My husband helped me build it. It is plywood and cedar with house paint. It is a year old now with 3 goats and it works great. My boys do not chew things with paint. The paint makes it easier to wash.


----------



## nrspence (Dec 10, 2008)

Ya looks perfect of hornless goats.


----------



## TOU (Aug 18, 2013)

Excellent...I like it for my hornless boys. I just added it to my list of to-dos.  Does it decrease their waste of hay?

Thx!

TOU


----------



## erica4481 (Mar 26, 2013)

That's nice. I really like it too. Gonna try to ad it to my husbands " to do list".... Lol


----------



## idahonancy (Dec 13, 2008)

We call it the Monahan feeder as our breeder Colleen Monahan told us how to build it. The feeder is 6 years old now and going strong. I had to put 2x4's and concrete behind it as the boys will put thier heads in it, square their shoulder up to and try to ram it though the fence. I figure it is good exercise for them, they just like the banging noise.


----------



## TOU (Aug 18, 2013)

idahonancy said:


> We call it the Monahan feeder as our breeder Colleen Monahan told us how to build it. The feeder is 6 years old now and going strong. I had to put 2x4's and concrete behind it as the boys will put thier heads in it, square their shoulder up to and try to ram it though the fence. I figure it is good exercise for them, they just like the banging noise.
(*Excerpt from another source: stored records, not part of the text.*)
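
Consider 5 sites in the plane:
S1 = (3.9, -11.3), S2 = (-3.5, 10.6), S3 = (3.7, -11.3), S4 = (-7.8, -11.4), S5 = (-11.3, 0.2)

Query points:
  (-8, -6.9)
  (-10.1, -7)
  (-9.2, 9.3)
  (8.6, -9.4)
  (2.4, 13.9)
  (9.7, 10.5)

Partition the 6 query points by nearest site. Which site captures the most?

(-8, -6.9) — d² to each: S1:160.97, S2:326.5, S3:156.25, S4:20.29, S5:61.3 → nearest is S4
(-10.1, -7) — d² to each: S1:214.49, S2:353.32, S3:208.93, S4:24.65, S5:53.28 → nearest is S4
(-9.2, 9.3) — d² to each: S1:595.97, S2:34.18, S3:590.77, S4:430.45, S5:87.22 → nearest is S2
(8.6, -9.4) — d² to each: S1:25.7, S2:546.41, S3:27.62, S4:272.96, S5:488.17 → nearest is S1
(2.4, 13.9) — d² to each: S1:637.29, S2:45.7, S3:636.73, S4:744.13, S5:375.38 → nearest is S2
(9.7, 10.5) — d² to each: S1:508.88, S2:174.25, S3:511.24, S4:785.86, S5:547.09 → nearest is S2
Tally — S1:1, S2:3, S4:2. S2 captures the most (3).

S2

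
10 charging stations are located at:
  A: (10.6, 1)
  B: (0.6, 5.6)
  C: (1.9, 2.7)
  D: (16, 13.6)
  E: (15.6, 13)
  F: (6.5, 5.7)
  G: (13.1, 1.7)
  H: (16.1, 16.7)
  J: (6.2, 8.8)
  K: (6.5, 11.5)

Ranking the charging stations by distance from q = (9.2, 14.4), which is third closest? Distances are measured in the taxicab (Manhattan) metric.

E

d(q,A) = 1.4 + 13.4 = 14.8
d(q,B) = 8.6 + 8.8 = 17.4
d(q,C) = 7.3 + 11.7 = 19
d(q,D) = 6.8 + 0.8 = 7.6
d(q,E) = 6.4 + 1.4 = 7.8
d(q,F) = 2.7 + 8.7 = 11.4
d(q,G) = 3.9 + 12.7 = 16.6
d(q,H) = 6.9 + 2.3 = 9.2
d(q,J) = 3 + 5.6 = 8.6
d(q,K) = 2.7 + 2.9 = 5.6
Sorted ascending: K, D, E, J, … — the third-nearest is E.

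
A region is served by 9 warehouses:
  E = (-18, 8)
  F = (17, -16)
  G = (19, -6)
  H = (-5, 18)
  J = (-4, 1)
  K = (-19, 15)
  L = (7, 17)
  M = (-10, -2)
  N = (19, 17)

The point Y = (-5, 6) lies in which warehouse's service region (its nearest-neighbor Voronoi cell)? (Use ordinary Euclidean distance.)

Compare squared distances (the ordering matches that of the actual distances):
|YE|² = 169 + 4 = 173
|YF|² = 484 + 484 = 968
|YG|² = 576 + 144 = 720
|YH|² = 0 + 144 = 144
|YJ|² = 1 + 25 = 26
|YK|² = 196 + 81 = 277
|YL|² = 144 + 121 = 265
|YM|² = 25 + 64 = 89
|YN|² = 576 + 121 = 697
J is nearest.

J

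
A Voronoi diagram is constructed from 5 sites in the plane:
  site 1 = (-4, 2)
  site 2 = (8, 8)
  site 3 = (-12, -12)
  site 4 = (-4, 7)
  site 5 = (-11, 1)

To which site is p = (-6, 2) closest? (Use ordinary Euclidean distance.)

site 1

Compare squared distances (the ordering matches that of the actual distances):
d²(p, site 1) = (-6−(-4))² + (2−2)² = 4 + 0 = 4
d²(p, site 2) = (-6−8)² + (2−8)² = 196 + 36 = 232
d²(p, site 3) = (-6−(-12))² + (2−(-12))² = 36 + 196 = 232
d²(p, site 4) = (-6−(-4))² + (2−7)² = 4 + 25 = 29
d²(p, site 5) = (-6−(-11))² + (2−1)² = 25 + 1 = 26
site 1 is nearest.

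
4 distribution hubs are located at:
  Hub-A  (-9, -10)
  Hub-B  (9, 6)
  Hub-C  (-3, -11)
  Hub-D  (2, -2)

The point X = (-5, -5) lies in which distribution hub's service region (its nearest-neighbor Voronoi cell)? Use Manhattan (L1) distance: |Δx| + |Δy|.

d(X, Hub-A) = |-5−(-9)| + |-5−(-10)| = 4 + 5 = 9
d(X, Hub-B) = |-5−9| + |-5−6| = 14 + 11 = 25
d(X, Hub-C) = |-5−(-3)| + |-5−(-11)| = 2 + 6 = 8
d(X, Hub-D) = |-5−2| + |-5−(-2)| = 7 + 3 = 10
Hub-C is nearest.

Hub-C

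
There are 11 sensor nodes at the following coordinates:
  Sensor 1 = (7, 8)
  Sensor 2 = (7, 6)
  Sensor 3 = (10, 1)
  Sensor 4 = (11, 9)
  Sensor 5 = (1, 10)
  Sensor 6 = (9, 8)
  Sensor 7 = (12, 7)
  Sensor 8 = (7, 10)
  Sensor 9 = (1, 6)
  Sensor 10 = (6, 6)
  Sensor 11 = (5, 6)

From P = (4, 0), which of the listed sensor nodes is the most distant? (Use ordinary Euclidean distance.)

Compare squared distances (the ordering matches that of the actual distances):
d²(P, Sensor 1) = 9 + 64 = 73
d²(P, Sensor 2) = 9 + 36 = 45
d²(P, Sensor 3) = 36 + 1 = 37
d²(P, Sensor 4) = 49 + 81 = 130
d²(P, Sensor 5) = 9 + 100 = 109
d²(P, Sensor 6) = 25 + 64 = 89
d²(P, Sensor 7) = 64 + 49 = 113
d²(P, Sensor 8) = 9 + 100 = 109
d²(P, Sensor 9) = 9 + 36 = 45
d²(P, Sensor 10) = 4 + 36 = 40
d²(P, Sensor 11) = 1 + 36 = 37
The largest is to Sensor 4.

Sensor 4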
Oh that is funny. I should have known Colleen influenced these a bit.

Coincidentally I just got off the phone with her just before I typed this. BTW, she is so dang cool & knowledgeable. Just confirming my 4 kids late next spring. YEAH! 
For now though, I am having a ball with my "little" 2.5 year old Alpine & Lamancha goats. We went for short 1 mile hike today...12 degrees in 18" of fresh snow...they had fun & so did I.

Anyway, thx again for posting this Nancy!

TOU


----------